Бударацкий отчаянно завертел руками, разминая связки.
– Нам хватает, – скромно ответил Буга.
Мне не хотелось связываться с этим неприятным типом.
– А вот смотрите, что вам сейчас дедушка Советской армии покажет! Учитесь, салабоны, пока я жив!
Старшина достал два брезентовых брючных ремня.
– Подтащите кирпичи. Они, вон, валяются.
Мы с Хохлом и Ковалевым подтащили кирпичи, сложили их горкой под турником, тот встал, мы привязали его кисти рук к перекладине, потом убрали кирпичи из-под Бударацкого. Тот начал раскачиваться, чтобы сделать «солнышко». Я тронул Серегу за рукав.
– Уходим.
– Зачем? Посмотрим.
– Пошли, потом поймешь.
– Тикаем?
– И очень быстро!
Артуру Ковалеву и Сухому ничего объяснять не нужно было. Нужно уходить – значит, нужно.
Мы спешно удалились. Спрятались за деревьями. Бударацкий упоенно крутил «солнышко». Потом повис на ремнях. Оглянулся. Вокруг никого. Ноги не достают до земли.
Были слышны вопли:
– Миронов, Бугаевский! Снимите меня! Сволочи! В нарядах сгниете!
Потом, поняв, что стращать нас бесполезно, уже более жалостливо:
– Парни, ну, хватит, пошутили, и хватит! Снимите! Эй! Эге-гей!

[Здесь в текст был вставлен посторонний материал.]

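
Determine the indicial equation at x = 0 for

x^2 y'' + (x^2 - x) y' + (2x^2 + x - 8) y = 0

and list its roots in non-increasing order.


Divide by x^2 to reach normal form y'' + P_1(x) y' + P_2(x) y = 0 with P_1(x) = 1 - 1/x and P_2(x) = 2 + 1/x - 8/x^2.
x = 0 is a singular point because the y'-coefficient 1 - 1/x has a pole at x = 0 and the y-coefficient 2 + 1/x - 8/x^2 has a pole at x = 0.
It is a regular singular point because x P_1(x) = p(x) = x - 1 and x^2 P_2(x) = q(x) = 2x^2 + x - 8 are polynomials, hence analytic at x = 0.
p(0) = -1,  q(0) = -8.
Indicial equation: r(r-1) + p(0) r + q(0) = 0, i.e. r^2 + (p(0) - 1) r + q(0) = 0, i.e. r^2 - 2 r - 8 = 0.
Discriminant: (-2)^2 - 4(-8) = 36, so r = (2 ± 6)/2.
Solving: r_1 = 4, r_2 = -2.

indicial: r^2 - 2 r - 8 = 0; roots r_1 = 4, r_2 = -2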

Кисти рук, видимо, затекли уже сильно, врезались ремни. Так ему и надо!
Мы давились от смеха. Громко нельзя смеяться, Бударацкий услышит. Согнувшись пополам от смеха, прикрываясь тенью от деревьев, пошли в лагерь. И тут же рассказали всему взводу, те – роте. Интересно было наблюдать, как рота мелкими группами, по десять человек, хоронясь в тени, наблюдала за извиванием Буды на перекладине. Он пытался то дотянуться носочками сапог до земли, ослабить давление на кисти. То соединял руки, пытаясь развязать путы. Ага! Сейчас! Это же брезентовый ремень! Он натянулся, впился, мы вязали на совесть, чтобы он не отвязался в полете!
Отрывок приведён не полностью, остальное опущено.